AJ: "Neda" has another mysterious name with the liner notes reading "intro vocals: asked to remain unknown for her safety in her homeland." Without compromising anyone's safety is there any more you can say about this mysterious singer & song sample, or at least the history behind obtaining the sample?

PETE: "Neda" is probably the most serious & angriest piece of music I've ever written. It is about & dedicated to Neda Agha Solton who was an Iranian student who got killed by a member of the Basij, Iran's secret police. This was during the 2009 uprising when the Presidential elections were seen as fraudulent & there were mass demonstrations by college students who demanded a recount. From reports gathered, Neda was walking from class by one of the demonstrations when a sniper shot her. Someone managed to catch all of it on their camera phone & it went viral instantly.

AJ: Besides the obvious anger we all feel of just the inhumanity of how the world treats each other, when you say it's the most serious & angriest piece of music you've written, I feel like there might even be something even more personal about this for you.

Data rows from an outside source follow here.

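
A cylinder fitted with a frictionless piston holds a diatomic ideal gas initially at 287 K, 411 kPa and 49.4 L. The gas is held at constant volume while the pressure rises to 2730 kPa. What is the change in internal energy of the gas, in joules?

n = P₁V₁/(RT₁) = 411×49.4/(8.314×287) = 8.51 mol.
Isochoric: V stays 49.4 L; P/T = const ⇒ T₂ = 1910 K, P₂ = 2730 kPa.
For an ideal gas ΔU = nCvΔT with Cv = (5/2)R = 20.8 J/(mol·K).
ΔU = 8.51×20.8×(1910−287) = 286000 J.

286000 J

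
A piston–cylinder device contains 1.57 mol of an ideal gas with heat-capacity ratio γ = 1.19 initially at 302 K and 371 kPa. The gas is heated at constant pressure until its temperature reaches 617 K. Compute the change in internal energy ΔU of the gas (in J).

21600 J

V₁ = nRT₁/P₁ = 1.57×8.314×302/371 = 10.6 L.
Isobaric: P stays 371 kPa; V/T = const ⇒ T₂ = 617 K, V₂ = 21.7 L.
For an ideal gas ΔU = nCvΔT with Cv = R/(γ−1) = 43.8 J/(mol·K).
ΔU = 1.57×43.8×(617−302) = 21600 J.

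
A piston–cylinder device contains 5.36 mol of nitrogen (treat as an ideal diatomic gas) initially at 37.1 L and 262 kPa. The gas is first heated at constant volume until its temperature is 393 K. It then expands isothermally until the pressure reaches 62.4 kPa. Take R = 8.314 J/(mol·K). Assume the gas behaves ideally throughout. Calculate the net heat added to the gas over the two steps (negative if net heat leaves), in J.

T₁ = P₁V₁/(nR) = 262×37.1/(5.36×8.314) = 218 K.
Step 1 — Isochoric: V stays 37.1 L; P/T = const ⇒ T₂ = 393 K, P₂ = 472 kPa.
W = 0 (no volume change).
ΔU = nCvΔT = 5.36×20.8×(393−218) = 19500 J.
Q = ΔU = 19500 J.
State after step 1: P = 472 kPa, V = 37.1 L, T = 393 K.
Step 2 — Isothermal: T stays 393 K; PV = const ⇒ V₂ = 281 L, P₂ = 62.4 kPa.
ΔU = 0 (ideal gas, T constant).
W = nRT ln(V₂/V₁) = 5.36×8.314×393×ln(7.56) = 35400 J.
Q = ΔU + W = 35400 J.
Net over both steps: W = 35400 J, Q = 54900 J, ΔU = 19500 J.

54900 J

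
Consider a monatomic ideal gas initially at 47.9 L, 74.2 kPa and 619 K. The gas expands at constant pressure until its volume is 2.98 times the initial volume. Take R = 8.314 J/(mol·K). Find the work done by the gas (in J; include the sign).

7040 J

n = P₁V₁/(RT₁) = 74.2×47.9/(8.314×619) = 0.691 mol.
Isobaric: P stays 74.2 kPa; V/T = const ⇒ T₂ = 1840 K, V₂ = 143 L.
W = PΔV = 74.2×(143−47.9) kPa·L = 7040 J.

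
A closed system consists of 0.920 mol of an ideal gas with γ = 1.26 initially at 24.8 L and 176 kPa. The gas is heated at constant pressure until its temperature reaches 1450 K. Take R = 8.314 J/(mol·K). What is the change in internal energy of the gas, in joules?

25900 J

T₁ = P₁V₁/(nR) = 176×24.8/(0.920×8.314) = 571 K.
Isobaric: P stays 176 kPa; V/T = const ⇒ T₂ = 1450 K, V₂ = 63.0 L.
For an ideal gas ΔU = nCvΔT with Cv = R/(γ−1) = 32.0 J/(mol·K).
ΔU = 0.920×32.0×(1450−571) = 25900 J.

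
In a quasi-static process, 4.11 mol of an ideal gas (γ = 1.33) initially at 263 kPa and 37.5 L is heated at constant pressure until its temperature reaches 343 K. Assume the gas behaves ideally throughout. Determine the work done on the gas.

T₁ = P₁V₁/(nR) = 263×37.5/(4.11×8.314) = 289 K.
Isobaric: P stays 263 kPa; V/T = const ⇒ T₂ = 343 K, V₂ = 44.6 L.
W = PΔV = 263×(44.6−37.5) kPa·L = 1860 J.
Work done on the gas = −W_by = -1860 J.

-1860 J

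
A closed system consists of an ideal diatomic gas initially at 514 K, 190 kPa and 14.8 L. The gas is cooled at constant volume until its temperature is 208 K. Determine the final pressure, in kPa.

Isochoric: V stays 14.8 L; P/T = const ⇒ T₂ = 208 K, P₂ = 76.9 kPa.

76.9 kPa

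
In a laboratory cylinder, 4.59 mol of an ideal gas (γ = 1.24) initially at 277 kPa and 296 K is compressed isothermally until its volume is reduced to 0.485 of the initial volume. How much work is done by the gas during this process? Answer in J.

-8170 J

V₁ = nRT₁/P₁ = 4.59×8.314×296/277 = 40.8 L.
Isothermal: T stays 296 K; PV = const ⇒ V₂ = 19.8 L, P₂ = 571 kPa.
W = nRT ln(V₂/V₁) = 4.59×8.314×296×ln(0.485) = -8170 J.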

PETE: The bigger picture is I cannot remember a time before this event when, through the power of this new technology, video was shown in real time of what happens in an isolated & authoritarian country like Iran & what happens to their people. Instantly people could tell, later in the Arab Spring as well, what happens everyday in places like that to everyday people. It's absolutely heartbreaking & it boils my blood. I guess I felt a kinship with Neda since we were both 20-something music students & activists. She died so wrongfully & I knew that I had to write about it & would keep it low key as much as possible so it didn't look exploitive. The sample can be found if someone really really dug deep, but the teenage girl who sang it doesn't need an association with an American metal band. We care about her too much to flaunt her for publicity ... although she is an amazing singer! She was loosely singing in the key of B Minor, which is what the opening section is in. "Adzhan" was written backwards from the key that the sample was in, whereas "Neda" was already written years before the sample was added. So we had to find a sample that was already in an established key & that's way trickier. The intro drums were tracked in 2010 & the piano in 2013. I got to use my free Wurlitzer piano for only one song & it was the intro to "Neda". You can't get that sound from a synthesizer.

TIM: I can't say it better then Pete. He had this song idea & we had a mutual rage for the senseless death of innocents. So, we make our songs with equal emotion, empathy, & try to convey that to a listener to spark a few mental questions, if not a little emotion, is an accepted result for me from a fellow human hearing it.

AJ: I really appreciate you sharing these personal insights with me. I can't speak for anyone else, but I certainly came away from listening to your album with an emotional response & thus here we are talking. My last question is a simple one in comparison. What's next for THERAPHOSA?

PETE: We have about one third of our second album recorded & over half of it written. We'd like to tour more extensively & are looking into that. Scheduling & controlling everything is easier as a 2 piece, but is more laborious so we're working on those plans.

TIM: Total global domination By THERAPHOSA or world peace, your move world, your move ... But, real talk thanks for having us!

PETE: Thank You for obviously truly listening to CD instead of generic questions. Thank you for that pleasure as well!